Aqui, o regime está sólido, impenetrável. E o ódio que vigorou por 53 anos é concretizado pelos objetos. O prédio imponente encravado em Havana Velha, próximo ao Malecón, abriga o Museu da Revolução. É assim, com "R" maiúsculo, que o governo refere-se à guerra de 1959, quando as tropas de Fidel Castro, Ernesto Che Guevara e Camilo Cienfuegos tomaram, de assalto, Havana, invadindo o palácio pela porta sul, cravejada ainda hoje de tiros, para derrubar a ditadura apoiada pelos EUA.
Dia seguinte ao anúncio foi de expectativa nas ruas de Havana
Na entrada do museu, um dos exemplos das tantas diferenças de tratamento entre cubanos e estrangeiros - raramente favorável aos cubanos: o ingresso para turistas custa 8 pesos (algo como US$ 8); os cubanos pagam menos da metade. Em poucos lugares de Cuba o cidadão tem mais vantagens do que o estrangeiro. Em geral, a casta dos turistas, cada dia mais presente, tem direito à internet, à TV a cabo e à comida de boa qualidade, algo renegado à maioria dos cubanos.
À luz dos novos fatos, observar o passado heroico que o regime propagandeia confunde os visitantes. Vive-se hoje em uma país onde vigoram ícones da Revolução tão esmaecidos pelas realidades dos últimos dias quanto as fotos do museu. Estão aqui reproduções de imagens de Fidel e Che em Sierra Maestra e de momentos como a assinatura do decreto de estatização de todas as empresas estrangeiras.
Figuram em um local emblemático, o gabinete de Fulgêncio Batista, "o lugar onde se referendaram os mais antipopulares, pró-imperialistas e macabros decretos e leis que regeram vida nacional antes de 1959", conforme a descrição na porta. Relíquias de um movimento que inspirou a esquerda nos anos de Guerra Fria, a boina preta e o fuzil de Che e o cape verde-oliva de Fidel são atrações na entrada.
Também figuram bonecas usadas pelos guerrilheiros para transportar mensagens estratégicas e saias em que as mulheres escondiam armas.

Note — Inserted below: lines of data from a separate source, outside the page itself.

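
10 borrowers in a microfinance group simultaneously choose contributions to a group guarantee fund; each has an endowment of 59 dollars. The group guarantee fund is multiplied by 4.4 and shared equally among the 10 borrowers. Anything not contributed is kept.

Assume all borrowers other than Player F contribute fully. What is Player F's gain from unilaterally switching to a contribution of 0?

Switching from a contribution of 59 to 0 lets Player F keep an extra 59 dollars, but lowers the group guarantee fund by 59, which costs Player F their own share of that drop: 4.4/10 × 59 = 25.96.
Net gain = 59 − 25.96 = 33.04. The private return per contributed unit (0.4400) is below 1, so free-riding is indeed the best response regardless of what the others do.

33.04 dollars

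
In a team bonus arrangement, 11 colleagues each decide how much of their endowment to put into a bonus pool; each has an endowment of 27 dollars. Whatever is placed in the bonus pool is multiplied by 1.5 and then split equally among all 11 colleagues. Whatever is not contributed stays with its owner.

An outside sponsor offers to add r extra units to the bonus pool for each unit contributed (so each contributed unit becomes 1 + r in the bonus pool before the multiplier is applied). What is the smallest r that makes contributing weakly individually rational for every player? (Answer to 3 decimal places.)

6.333

With matching at rate r, one contributed unit becomes (1 + r) in the bonus pool and returns 1.5 × (1 + r) / 11 to the contributor.
Setting this equal to 1: 1 + r = 11/1.5 = 7.3333.
So the minimum matching rate is r = 7.3333 − 1 = 6.333.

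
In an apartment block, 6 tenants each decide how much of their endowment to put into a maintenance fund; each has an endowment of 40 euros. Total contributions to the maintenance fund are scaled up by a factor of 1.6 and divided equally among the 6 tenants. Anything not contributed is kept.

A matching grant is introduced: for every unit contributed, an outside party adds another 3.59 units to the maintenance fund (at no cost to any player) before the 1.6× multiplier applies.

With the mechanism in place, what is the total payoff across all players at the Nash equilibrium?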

Na área externa do prédio, aos fundos, por onde entraram os rebeldes em 13 de março de 1959, uma estrutura destoa da arquitetura espanhola do palácio.
Assinado pelo arquiteto Eduardo Losada, a área é um grande memorial. Guarda veículos militares, como o tanque usado por Fidel no disparo a um navio americano, Houston, e destroços da fuselagem de um bombardeiro B-26 americano, abatido em 1961. A joia castrista é uma reprodução da lancha Granma, usada pelos rebeldes que saíram do México para invadir Cuba. A operação terminou em fracasso - quem não foi morto, acabou preso. Mas é considerada o início da Revolução.
Aproximação de Cuba e EUA: um passo na abertura dos países comunistas
Quanto o anúncio de Obama e Castro, na quarta-feira, encerra este período de rixas que para gerações pareceram eternas? São dúvidas que estão nas cabeças dos turistas que passam pelo museu, com câmeras fotográficas, com gestos muitas vezes irreverentes, que destoam da sisudez dos militares que fazem guarda em frente aos veículos.
- Afaste-se - gritou um militar para uma turista chinesa.
Ela posava para foto, fazendo um "V" de vitória, perto demais de um caminhão de entrega de comida - supostamente utilizado pelos rebeldes para fazer ingressar tropas no interior do palácio, em 1959. Passado e presente se misturam muitas vezes na história, mas em poucos momentos eles estão tão fundidos quanto nesses dias em Cuba: vive-se de um passado heróico, presencia-se uma prometida abertura, mas nem estrangeiros nem cubanos sabem para onde mira o futuro.
- Cuba vai mudar muito rápido. E tenho medo disso. Olhe esses carros: são velhos. Daqui um, dois anos, não vão ser suficientemente bons para tantos turistas que irão chegar. Então, serão comprados novos, dos EUA, da Europa - diz a francesa Nadine Guichard, de Paris.
Eoin Wynne, de Galway, Irlanda, está há 32 dias em Cuba. Viu a festa dos cubanos na quarta-feira, e acredita que a mudança será positiva.
- Veja aquele restaurante (aponta para um bar ao lado do museu). Se você pedir um refrigerante ali, eles darão copos, te tratarão bem. Os cubanos não têm dinheiro para comprar. É um país pobre.